Now onto the Review:
Like how 'Zelda Link Between Worlds' harken back to 'Zelda Link to the Past' in the 2D games, Zelda Breath of the Wild goes back to the open world design of the original Legend of Zelda (although technically not a 3D game).
The game is very open world. You can just rush though and go to your main objective, but there's a lot of side quests and detours along the way to detract you from saving the world. Also without upgrades along the way it's a very hard game to beat, unless you're a very skilled gamer. So for those who like more linear games and do not like to exploring or crafting then this game may be a bit off putting.
This game has a lot of resource management involved in terms of stamina, weapon/inventory management, weather and health.
Weapons are breakable in this game so you are not able to hold onto an attack item or shield for the duration of the game. Crafting is involved for some weapons. Items are easy to come by, but will not be the same for every play session, so a great conversation piece when comparing experiences with your friends. The weapon variety is amazing, even if you break a weapon, you are able to obtain another one from a fallen enemy making a enemy defeat a satisfying victory. Not everything is expendable as there are some permanent upgrades you gain in your adventure
Inventory management is a bit troublesome especially if you're used to the gamepad screen in Wind Waker HD or Twilight Princess HD and you have to scroll through menus instead of a simple blind press(if you know where the weapon/item is), but is is manageable
Enemies in the game do a lot of damage. You have to get used to the battle animations of most enemies. It's not Dark Souls hard, but some trail and error is required especially if you go against enemies that does high damage. The checkpoint system is forgivable though.

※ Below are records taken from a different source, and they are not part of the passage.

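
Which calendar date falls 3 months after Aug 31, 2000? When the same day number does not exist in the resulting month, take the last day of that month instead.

Advancing 3 months from August 31, 2000.
month 8 + 3 = 11 → November 2000.
November 2000 has only 30 days and the start was day 31, so the date clamps to November 30, 2000.

November 30, 2000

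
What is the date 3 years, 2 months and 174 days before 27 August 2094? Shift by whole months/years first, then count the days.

Subtracting 3 years, 2 months and 174 days from August 27, 2094: first the month/year part, then the days.
-3 years → 2091; month 8 − 2 = 6 → June 2091.
Day 27 is valid in June, giving June 27, 2091.
Now subtract 174 days from June 27, 2091.
Going back 27 days from June 27, 2091 reaches the end of the previous month; 174 − 27 = 147 left.
May 2091 has 31 days: 147 − 31 = 116 left.
April 2091 has 30 days: 116 − 30 = 86 left.
March 2091 has 31 days: 86 − 31 = 55 left.
February 2091 has 28 days (2091 is not a leap year): 55 − 28 = 27 left.
January 2091 has 31 days; 31 − 27 = 4 → January 4, 2091.

January 4, 2091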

The world is very massive and you can go anywhere in the world with no invisible walls. There's also mini dungeons or shines sprinkled through the mass landscape so there's a lot to do. There's a sense of wonder and discovery as you learn as you go instead of the game hand holding you through it
The 4 main dungeons does not have keys like in past Zelda games, instead you have to manipulate your surroundings to progress which is a nice change in the series and feels more life like/realistic
Overall very good game if you're the explorer type and like to learn game mechanics as you go.

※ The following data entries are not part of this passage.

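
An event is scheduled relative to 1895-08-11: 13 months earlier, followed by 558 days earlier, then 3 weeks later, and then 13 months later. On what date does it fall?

Going back 13 months from August 11, 1895:
month 8 − 13 = -5, which is month 7 of year 1894 → July 1894.
Day 11 is valid in July, giving July 11, 1894.
Counting back 558 days from July 11, 1894:
Going back 11 days from July 11, 1894 reaches the end of the previous month; 558 − 11 = 547 left.
June 1894 has 30 days: 547 − 30 = 517 left.
May 1894 has 31 days: 517 − 31 = 486 left.
April 1894 has 30 days: 486 − 30 = 456 left.
March 1894 has 31 days: 456 − 31 = 425 left.
February 1894 has 28 days (1894 is not a leap year): 425 − 28 = 397 left.
January 1894 has 31 days: 397 − 31 = 366 left.
December 1893 has 31 days: 366 − 31 = 335 left.
November 1893 has 30 days: 335 − 30 = 305 left.
October 1893 has 31 days: 305 − 31 = 274 left.
September 1893 has 30 days: 274 − 30 = 244 left.
August 1893 has 31 days: 244 − 31 = 213 left.
July 1893 has 31 days: 213 − 31 = 182 left.
June 1893 has 30 days: 182 − 30 = 152 left.
May 1893 has 31 days: 152 − 31 = 121 left.
April 1893 has 30 days: 121 − 30 = 91 left.
March 1893 has 31 days: 91 − 31 = 60 left.
February 1893 has 28 days (1893 is not a leap year): 60 − 28 = 32 left.
January 1893 has 31 days: 32 − 31 = 1 left.
December 1892 has 31 days; 31 − 1 = 30 → December 30, 1892.
Adding 3 weeks (= 21 days) from December 30, 1892:
December has 31 days, so 31 − 30 = 1 day remains after December 30, 1892; 21 − 1 = 20 left.
20 days into January 1893 → January 20, 1893.
Adding 13 months from January 20, 1893:
month 1 + 13 = 14, which is month 2 of year 1894 → February 1894.
Day 20 is valid in February, giving February 20, 1894.

February 20, 1894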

- A huge open world to explore, and lots of great mechanics for exploration
- Interesting battle machanics introduced, including "bullet-time" attacks
- The graphics and scenery are amazing and artistic
- Great Amiibo support
- There are so many ways to tackle most problems in the game, you'll find yourself trying all sorts of crazy things. The game really rewards you for thinking outside the box.
- Weapons break too easily
- Rainfall effects climbing too much
- Cooking is tedious, yet one of the core mechanics of the game
- Amiibo support is great, but can get tedious if you have a lot of figures
- Smash Bros Link Amiibo will only give you Epona ONCE, and if you don't stable her, you lose her permanently
- Inventory management is tedious. The omission of touchscreen support on the controller is definitely regrettable.
- The amount of weapons, shields, bows, etc... you can get quickly fills your inventory, and the only way to expand it is via a completley unguided hunt sidequest to find these little plant guys and get seeds to turn in. (Think gold skultulas in Ocarina of Time.)